Renowned technology journalist Kara Swisher wrote that it was triggered by differences between two camps of OpenAI – the for-profit wing and the non-profit wing. OpenAI was founded in 2015 by Altman and Tesla CEO Elon Musk, among others, as a not-for-profit start-up to research AI. However, over time, OpenAI became more and more of a for-profit company. Musk, among others, criticized this again and again.

Note between the lines

Even the official announcement contained a hint of such tensions between the lines. It emphasized that OpenAI was built for a mission: "to ensure that general artificial intelligence benefits all of humanity." The company remains committed to this goal.

According to information from Swisher and The Information, one of the initiators of the revolt against Altman was chief scientist Ilya Sutskever – another co-founder of OpenAI. According to Bloomberg, there were disagreements about how quickly the AI software should be developed, how to market it, and how to minimize risks. Altman's attempts to raise money from investors for the development of his own AI chip have also caused controversy.

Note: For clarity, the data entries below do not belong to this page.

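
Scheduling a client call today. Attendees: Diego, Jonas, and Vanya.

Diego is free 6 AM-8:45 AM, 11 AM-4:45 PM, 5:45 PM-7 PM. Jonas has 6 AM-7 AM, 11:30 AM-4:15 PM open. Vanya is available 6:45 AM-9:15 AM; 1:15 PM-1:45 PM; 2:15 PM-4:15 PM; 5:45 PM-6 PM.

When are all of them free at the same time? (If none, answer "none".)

06:45-07:00, 13:15-13:45, 14:15-16:15

Diego ∩ Jonas: 06:00-07:00, 11:30-16:15.
Diego ∩ Jonas ∩ Vanya: 06:45-07:00, 13:15-13:45, 14:15-16:15.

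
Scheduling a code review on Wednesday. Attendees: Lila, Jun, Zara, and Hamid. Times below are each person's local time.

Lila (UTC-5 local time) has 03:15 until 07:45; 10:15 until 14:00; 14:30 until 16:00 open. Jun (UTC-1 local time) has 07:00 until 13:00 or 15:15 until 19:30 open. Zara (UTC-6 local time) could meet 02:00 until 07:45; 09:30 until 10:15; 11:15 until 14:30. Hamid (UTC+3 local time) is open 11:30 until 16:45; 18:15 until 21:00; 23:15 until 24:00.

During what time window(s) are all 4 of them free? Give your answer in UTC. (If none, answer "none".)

08:30-12:45, 17:15-18:00, 20:15-20:30

Lila in UTC: 08:15-12:45, 15:15-19:00, 19:30-21:00 (add 5h to convert from UTC-5).
Jun in UTC: 08:00-14:00, 16:15-20:30 (add 1h to convert from UTC-1).
Zara in UTC: 08:00-13:45, 15:30-16:15, 17:15-20:30 (add 6h to convert from UTC-6).
Hamid in UTC: 08:30-13:45, 15:15-18:00, 20:15-21:00 (subtract 3h to convert from UTC+3).
Lila ∩ Jun: 08:15-12:45, 16:15-19:00, 19:30-20:30.
Lila ∩ Jun ∩ Zara: 08:15-12:45, 17:15-19:00, 19:30-20:30.
Lila ∩ Jun ∩ Zara ∩ Hamid: 08:30-12:45, 17:15-18:00, 20:15-20:30.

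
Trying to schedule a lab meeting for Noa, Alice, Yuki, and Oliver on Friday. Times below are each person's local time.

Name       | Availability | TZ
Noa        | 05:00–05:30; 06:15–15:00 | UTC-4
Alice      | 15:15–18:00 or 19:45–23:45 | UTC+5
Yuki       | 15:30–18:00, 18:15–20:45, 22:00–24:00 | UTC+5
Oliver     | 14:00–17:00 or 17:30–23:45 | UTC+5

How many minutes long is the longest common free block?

105

Noa in UTC: 09:00-09:30, 10:15-19:00 (add 4h to convert from UTC-4).
Alice in UTC: 10:15-13:00, 14:45-18:45 (subtract 5h to convert from UTC+5).
Yuki in UTC: 10:30-13:00, 13:15-15:45, 17:00-19:00 (subtract 5h to convert from UTC+5).
Oliver in UTC: 09:00-12:00, 12:30-18:45 (subtract 5h to convert from UTC+5).
Noa ∩ Alice: 10:15-13:00, 14:45-18:45.
Noa ∩ Alice ∩ Yuki: 10:30-13:00, 14:45-15:45, 17:00-18:45.
Noa ∩ Alice ∩ Yuki ∩ Oliver: 10:30-12:00, 12:30-13:00, 14:45-15:45, 17:00-18:45.
The longest is 17:00-18:45 at 105 minutes.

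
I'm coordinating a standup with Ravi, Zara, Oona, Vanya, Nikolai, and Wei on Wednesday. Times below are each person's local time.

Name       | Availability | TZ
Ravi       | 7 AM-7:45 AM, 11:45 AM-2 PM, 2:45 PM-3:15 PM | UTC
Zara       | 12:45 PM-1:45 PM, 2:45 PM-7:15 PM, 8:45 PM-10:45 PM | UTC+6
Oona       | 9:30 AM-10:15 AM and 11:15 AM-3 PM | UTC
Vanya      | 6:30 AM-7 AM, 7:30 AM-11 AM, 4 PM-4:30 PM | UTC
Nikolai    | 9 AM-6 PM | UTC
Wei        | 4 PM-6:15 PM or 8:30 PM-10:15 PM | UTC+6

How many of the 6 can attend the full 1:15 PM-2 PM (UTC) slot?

3

Ravi in UTC: 07:00-07:45, 11:45-14:00, 14:45-15:15.
Zara in UTC: 06:45-07:45, 08:45-13:15, 14:45-16:45 (subtract 6h to convert from UTC+6).
Oona in UTC: 09:30-10:15, 11:15-15:00.
Vanya in UTC: 06:30-07:00, 07:30-11:00, 16:00-16:30.
Nikolai in UTC: 09:00-18:00.
Wei in UTC: 10:00-12:15, 14:30-16:15 (subtract 6h to convert from UTC+6).
Ravi, Oona, and Nikolai can make the full 13:15-14:00 slot — that's 3.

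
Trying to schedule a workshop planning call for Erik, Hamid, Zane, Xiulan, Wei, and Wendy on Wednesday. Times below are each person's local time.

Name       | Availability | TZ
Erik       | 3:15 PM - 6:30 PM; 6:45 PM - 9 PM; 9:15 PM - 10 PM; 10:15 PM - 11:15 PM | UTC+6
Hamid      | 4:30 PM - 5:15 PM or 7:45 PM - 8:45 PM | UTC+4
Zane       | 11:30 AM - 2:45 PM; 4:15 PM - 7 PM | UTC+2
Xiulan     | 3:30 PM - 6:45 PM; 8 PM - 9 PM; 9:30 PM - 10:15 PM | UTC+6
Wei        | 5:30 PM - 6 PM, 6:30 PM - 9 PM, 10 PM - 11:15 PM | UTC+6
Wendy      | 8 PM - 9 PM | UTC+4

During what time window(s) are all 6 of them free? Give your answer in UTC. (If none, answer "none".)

none

Erik in UTC: 09:15-12:30, 12:45-15:00, 15:15-16:00, 16:15-17:15 (subtract 6h to convert from UTC+6).
Hamid in UTC: 12:30-13:15, 15:45-16:45 (subtract 4h to convert from UTC+4).
Zane in UTC: 09:30-12:45, 14:15-17:00 (subtract 2h to convert from UTC+2).
Xiulan in UTC: 09:30-12:45, 14:00-15:00, 15:30-16:15 (subtract 6h to convert from UTC+6).
Wei in UTC: 11:30-12:00, 12:30-15:00, 16:00-17:15 (subtract 6h to convert from UTC+6).
Wendy in UTC: 16:00-17:00 (subtract 4h to convert from UTC+4).
Erik ∩ Hamid: 12:45-13:15, 15:45-16:00, 16:15-16:45.
Erik ∩ Hamid ∩ Zane: 15:45-16:00, 16:15-16:45.
Erik ∩ Hamid ∩ Zane ∩ Xiulan: 15:45-16:00.
Erik ∩ Hamid ∩ Zane ∩ Xiulan ∩ Wei: ∅.
Erik ∩ Hamid ∩ Zane ∩ Xiulan ∩ Wei ∩ Wendy: ∅.
There is no time when everyone is free.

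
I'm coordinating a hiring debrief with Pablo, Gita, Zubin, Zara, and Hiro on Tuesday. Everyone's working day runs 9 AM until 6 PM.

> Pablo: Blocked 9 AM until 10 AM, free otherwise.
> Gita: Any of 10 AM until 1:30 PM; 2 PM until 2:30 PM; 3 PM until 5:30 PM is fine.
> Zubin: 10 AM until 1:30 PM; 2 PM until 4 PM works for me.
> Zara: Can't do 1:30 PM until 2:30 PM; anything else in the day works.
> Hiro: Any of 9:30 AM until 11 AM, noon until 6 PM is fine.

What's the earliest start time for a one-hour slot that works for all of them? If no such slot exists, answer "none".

10:00

Pablo free: 10:00-18:00 (invert busy blocks within the working day).
Gita free: 10:00-13:30, 14:00-14:30, 15:00-17:30.
Zubin free: 10:00-13:30, 14:00-16:00.
Zara free: 09:00-13:30, 14:30-18:00 (invert busy blocks within the working day).
Hiro free: 09:30-11:00, 12:00-18:00.
Pablo ∩ Gita: 10:00-13:30, 14:00-14:30, 15:00-17:30.
Pablo ∩ Gita ∩ Zubin: 10:00-13:30, 14:00-14:30, 15:00-16:00.
Pablo ∩ Gita ∩ Zubin ∩ Zara: 10:00-13:30, 15:00-16:00.
Pablo ∩ Gita ∩ Zubin ∩ Zara ∩ Hiro: 10:00-11:00, 12:00-13:30, 15:00-16:00.
So the common availability across everyone is 10:00-11:00, 12:00-13:30, 15:00-16:00.
The first common window of at least 60 minutes is 10:00-11:00, so the earliest start is 10:00.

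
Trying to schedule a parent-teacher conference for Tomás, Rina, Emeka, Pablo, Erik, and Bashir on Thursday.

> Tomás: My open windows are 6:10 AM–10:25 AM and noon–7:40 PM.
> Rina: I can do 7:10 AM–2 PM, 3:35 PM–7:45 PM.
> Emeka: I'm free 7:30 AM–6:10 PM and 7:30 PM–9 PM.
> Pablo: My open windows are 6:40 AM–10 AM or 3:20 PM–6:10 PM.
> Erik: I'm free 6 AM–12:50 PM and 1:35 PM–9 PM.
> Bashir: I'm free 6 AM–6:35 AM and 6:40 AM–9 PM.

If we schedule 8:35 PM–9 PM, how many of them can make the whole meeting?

3

Emeka, Erik, and Bashir can make the full 20:35-21:00 slot — that's 3.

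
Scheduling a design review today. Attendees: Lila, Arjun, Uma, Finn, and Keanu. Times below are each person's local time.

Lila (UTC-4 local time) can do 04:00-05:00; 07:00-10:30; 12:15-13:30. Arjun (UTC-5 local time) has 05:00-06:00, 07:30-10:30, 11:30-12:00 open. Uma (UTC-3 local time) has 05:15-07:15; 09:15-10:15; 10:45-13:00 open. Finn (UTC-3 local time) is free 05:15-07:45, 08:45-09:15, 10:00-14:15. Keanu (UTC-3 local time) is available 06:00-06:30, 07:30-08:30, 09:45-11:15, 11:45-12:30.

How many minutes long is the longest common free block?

30

Lila in UTC: 08:00-09:00, 11:00-14:30, 16:15-17:30 (add 4h to convert from UTC-4).
Arjun in UTC: 10:00-11:00, 12:30-15:30, 16:30-17:00 (add 5h to convert from UTC-5).
Uma in UTC: 08:15-10:15, 12:15-13:15, 13:45-16:00 (add 3h to convert from UTC-3).
Finn in UTC: 08:15-10:45, 11:45-12:15, 13:00-17:15 (add 3h to convert from UTC-3).
Keanu in UTC: 09:00-09:30, 10:30-11:30, 12:45-14:15, 14:45-15:30 (add 3h to convert from UTC-3).
Lila ∩ Arjun: 12:30-14:30, 16:30-17:00.
Lila ∩ Arjun ∩ Uma: 12:30-13:15, 13:45-14:30.
Lila ∩ Arjun ∩ Uma ∩ Finn: 13:00-13:15, 13:45-14:30.
Lila ∩ Arjun ∩ Uma ∩ Finn ∩ Keanu: 13:00-13:15, 13:45-14:15.
The longest is 13:45-14:15 at 30 minutes.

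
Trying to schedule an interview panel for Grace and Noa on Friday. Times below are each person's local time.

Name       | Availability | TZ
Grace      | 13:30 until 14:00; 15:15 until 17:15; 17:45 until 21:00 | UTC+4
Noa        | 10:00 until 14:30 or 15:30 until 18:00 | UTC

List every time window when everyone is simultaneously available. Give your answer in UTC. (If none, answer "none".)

11:15-13:15, 13:45-14:30, 15:30-17:00

Grace in UTC: 09:30-10:00, 11:15-13:15, 13:45-17:00 (subtract 4h to convert from UTC+4).
Noa in UTC: 10:00-14:30, 15:30-18:00.
Grace ∩ Noa: 11:15-13:15, 13:45-14:30, 15:30-17:00.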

Microsoft emphasized on Friday that it is sticking to its cooperation with OpenAI. At the same time, the software giant made it clear that the AI company could not simply withdraw from the cooperation: "We have a long-term agreement with OpenAI and have access to everything necessary to implement our innovation agenda."

For OpenAI, the pioneering role is lucrative: According to media reports, a sale of employee shares was assumed to have a total valuation of 86 billion dollars. As a result, OpenAI rose to the ranks of the most valuable non-listed companies – alongside the video service TikTok and Musk's space company SpaceX.